И посмотрел вниз. Передо мной была та самая теплая, облицованная деревом уютная комната, которую я покинул минуту назад.
Рассказ и исцеление
Ребенок болен. Мать укладывает его в постель и садится рядом. Начинает рассказывать ему истории. Как это понять? Я что-то почувствовал, когда Н. рассказал мне о странной целебной силе рук своей жены. Он говорил об этих руках: «Движения их были в высшей степени выразительны. Но описать это выражение невозможно… Как будто она рассказывает какую-то историю».
Излечение при помощи рассказа известно нам уже из «Мерзебургских заклинаний». Дело не только в том, что они повторяют формулу Одина, они рассказывают об обстоятельствах, на основе которых он впервые ею воспользовался. Мы знаем также, что рассказ больного врачу в начале лечения может стать первой стадией исцеления. И вот возникает вопрос, не может ли рассказ создать иногда необходимый климат и благоприятные условия для излечения. И не могла ли бы стать излечимой любая болезнь, окажись она гораздо раньше, при самом ее зарождении в потоке непрерывного рассказа?

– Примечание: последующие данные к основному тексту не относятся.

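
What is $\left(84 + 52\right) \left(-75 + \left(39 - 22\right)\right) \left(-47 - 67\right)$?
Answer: $899232$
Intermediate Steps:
$\left(84 + 52\right) \left(-75 + \left(39 - 22\right)\right) \left(-47 - 67\right) = 136 \left(-75 + 17\right) \left(-114\right) = 136 \left(\left(-58\right) \left(-114\right)\right) = 136 \cdot 6612 = 899232$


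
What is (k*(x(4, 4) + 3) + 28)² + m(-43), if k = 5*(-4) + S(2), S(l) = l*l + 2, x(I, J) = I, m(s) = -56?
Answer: 4844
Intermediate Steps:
S(l) = 2 + l² (S(l) = l² + 2 = 2 + l²)
k = -14 (k = 5*(-4) + (2 + 2²) = -20 + (2 + 4) = -20 + 6 = -14)
(k*(x(4, 4) + 3) + 28)² + m(-43) = (-14*(4 + 3) + 28)² - 56 = (-14*7 + 28)² - 56 = (-98 + 28)² - 56 = (-70)² - 56 = 4900 - 56 = 4844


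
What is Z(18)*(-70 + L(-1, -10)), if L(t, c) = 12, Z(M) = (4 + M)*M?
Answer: -22968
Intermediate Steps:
Z(M) = M*(4 + M)
Z(18)*(-70 + L(-1, -10)) = (18*(4 + 18))*(-70 + 12) = (18*22)*(-58) = 396*(-58) = -22968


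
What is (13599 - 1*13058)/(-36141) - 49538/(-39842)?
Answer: 884399168/719964861 ≈ 1.2284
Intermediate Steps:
(13599 - 1*13058)/(-36141) - 49538/(-39842) = (13599 - 13058)*(-1/36141) - 49538*(-1/39842) = 541*(-1/36141) + 24769/19921 = -541/36141 + 24769/19921 = 884399168/719964861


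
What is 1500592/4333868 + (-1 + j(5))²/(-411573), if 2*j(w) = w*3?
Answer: 617420045293/1783703054364 ≈ 0.34615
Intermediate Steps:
j(w) = 3*w/2 (j(w) = (w*3)/2 = (3*w)/2 = 3*w/2)
1500592/4333868 + (-1 + j(5))²/(-411573) = 1500592/4333868 + (-1 + (3/2)*5)²/(-411573) = 1500592*(1/4333868) + (-1 + 15/2)²*(-1/411573) = 375148/1083467 + (13/2)²*(-1/411573) = 375148/1083467 + (169/4)*(-1/411573) = 375148/1083467 - 169/1646292 = 617420045293/1783703054364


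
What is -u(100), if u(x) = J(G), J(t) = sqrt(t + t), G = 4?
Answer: -2*sqrt(2) ≈ -2.8284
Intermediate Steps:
J(t) = sqrt(2)*sqrt(t) (J(t) = sqrt(2*t) = sqrt(2)*sqrt(t))
u(x) = 2*sqrt(2) (u(x) = sqrt(2)*sqrt(4) = sqrt(2)*2 = 2*sqrt(2))
-u(100) = -2*sqrt(2)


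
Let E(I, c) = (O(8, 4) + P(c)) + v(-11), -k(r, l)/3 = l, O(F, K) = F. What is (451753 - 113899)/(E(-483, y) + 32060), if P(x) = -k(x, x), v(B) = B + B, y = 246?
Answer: 56309/5464 ≈ 10.305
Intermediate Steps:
k(r, l) = -3*l
v(B) = 2*B
P(x) = 3*x (P(x) = -(-3)*x = 3*x)
E(I, c) = -14 + 3*c (E(I, c) = (8 + 3*c) + 2*(-11) = (8 + 3*c) - 22 = -14 + 3*c)
(451753 - 113899)/(E(-483, y) + 32060) = (451753 - 113899)/((-14 + 3*246) + 32060) = 337854/((-14 + 738) + 32060) = 337854/(724 + 32060) = 337854/32784 = 337854*(1/32784) = 56309/5464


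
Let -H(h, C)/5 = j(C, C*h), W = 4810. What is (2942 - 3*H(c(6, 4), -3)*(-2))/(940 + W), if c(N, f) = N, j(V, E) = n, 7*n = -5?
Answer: 10372/20125 ≈ 0.51538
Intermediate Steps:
n = -5/7 (n = (⅐)*(-5) = -5/7 ≈ -0.71429)
j(V, E) = -5/7
H(h, C) = 25/7 (H(h, C) = -5*(-5/7) = 25/7)
(2942 - 3*H(c(6, 4), -3)*(-2))/(940 + W) = (2942 - 3*25/7*(-2))/(940 + 4810) = (2942 - 75/7*(-2))/5750 = (2942 + 150/7)*(1/5750) = (20744/7)*(1/5750) = 10372/20125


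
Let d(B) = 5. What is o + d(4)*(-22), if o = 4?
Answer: -106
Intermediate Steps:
o + d(4)*(-22) = 4 + 5*(-22) = 4 - 110 = -106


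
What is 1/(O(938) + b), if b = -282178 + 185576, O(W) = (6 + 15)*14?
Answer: -1/96308 ≈ -1.0383e-5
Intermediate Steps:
O(W) = 294 (O(W) = 21*14 = 294)
b = -96602
1/(O(938) + b) = 1/(294 - 96602) = 1/(-96308) = -1/96308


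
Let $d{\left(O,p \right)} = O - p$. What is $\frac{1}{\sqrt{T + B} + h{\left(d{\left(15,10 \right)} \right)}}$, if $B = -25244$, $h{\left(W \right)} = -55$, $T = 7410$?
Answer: $- \frac{55}{20859} - \frac{i \sqrt{17834}}{20859} \approx -0.0026368 - 0.0064022 i$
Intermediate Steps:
$\frac{1}{\sqrt{T + B} + h{\left(d{\left(15,10 \right)} \right)}} = \frac{1}{\sqrt{7410 - 25244} - 55} = \frac{1}{\sqrt{-17834} - 55} = \frac{1}{i \sqrt{17834} - 55} = \frac{1}{-55 + i \sqrt{17834}}$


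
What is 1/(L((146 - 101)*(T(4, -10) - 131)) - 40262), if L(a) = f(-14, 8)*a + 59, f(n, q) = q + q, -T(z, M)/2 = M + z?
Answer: -1/125883 ≈ -7.9439e-6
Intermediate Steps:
T(z, M) = -2*M - 2*z (T(z, M) = -2*(M + z) = -2*M - 2*z)
f(n, q) = 2*q
L(a) = 59 + 16*a (L(a) = (2*8)*a + 59 = 16*a + 59 = 59 + 16*a)
1/(L((146 - 101)*(T(4, -10) - 131)) - 40262) = 1/((59 + 16*((146 - 101)*((-2*(-10) - 2*4) - 131))) - 40262) = 1/((59 + 16*(45*((20 - 8) - 131))) - 40262) = 1/((59 + 16*(45*(12 - 131))) - 40262) = 1/((59 + 16*(45*(-119))) - 40262) = 1/((59 + 16*(-5355)) - 40262) = 1/((59 - 85680) - 40262) = 1/(-85621 - 40262) = 1/(-125883) = -1/125883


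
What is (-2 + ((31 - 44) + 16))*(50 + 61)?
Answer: 111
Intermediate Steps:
(-2 + ((31 - 44) + 16))*(50 + 61) = (-2 + (-13 + 16))*111 = (-2 + 3)*111 = 1*111 = 111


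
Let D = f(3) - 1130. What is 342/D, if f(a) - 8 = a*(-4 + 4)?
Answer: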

Если подумать, что боль – это плотина, противостоящая потоку рассказа, то ясно видно, что она может быть прорвана, когда напор воды становится достаточно сильным, чтобы все встретившееся на пути смыть в море счастливого забвения. Поглаживание показывает русло для этого потока.
Еще сон
Берлин. Я сидел в экипаже в весьма сомнительном женском обществе. Небо вдруг потемнело. «Содом», – сказала дама солидного возраста с капюшоном на голове, которая вдруг тоже оказалась в экипаже. Так мы попали на стрелки вокзала, где рельсы выпячивались наружу. Здесь сначала состоялось судебное заседание, при этом обе противоположные партии сидели друг против друга на голой мостовой на двух перекрестках улиц. Я сослался на огромный бледный месяц, низко стоявший в небе, как на символ справедливости.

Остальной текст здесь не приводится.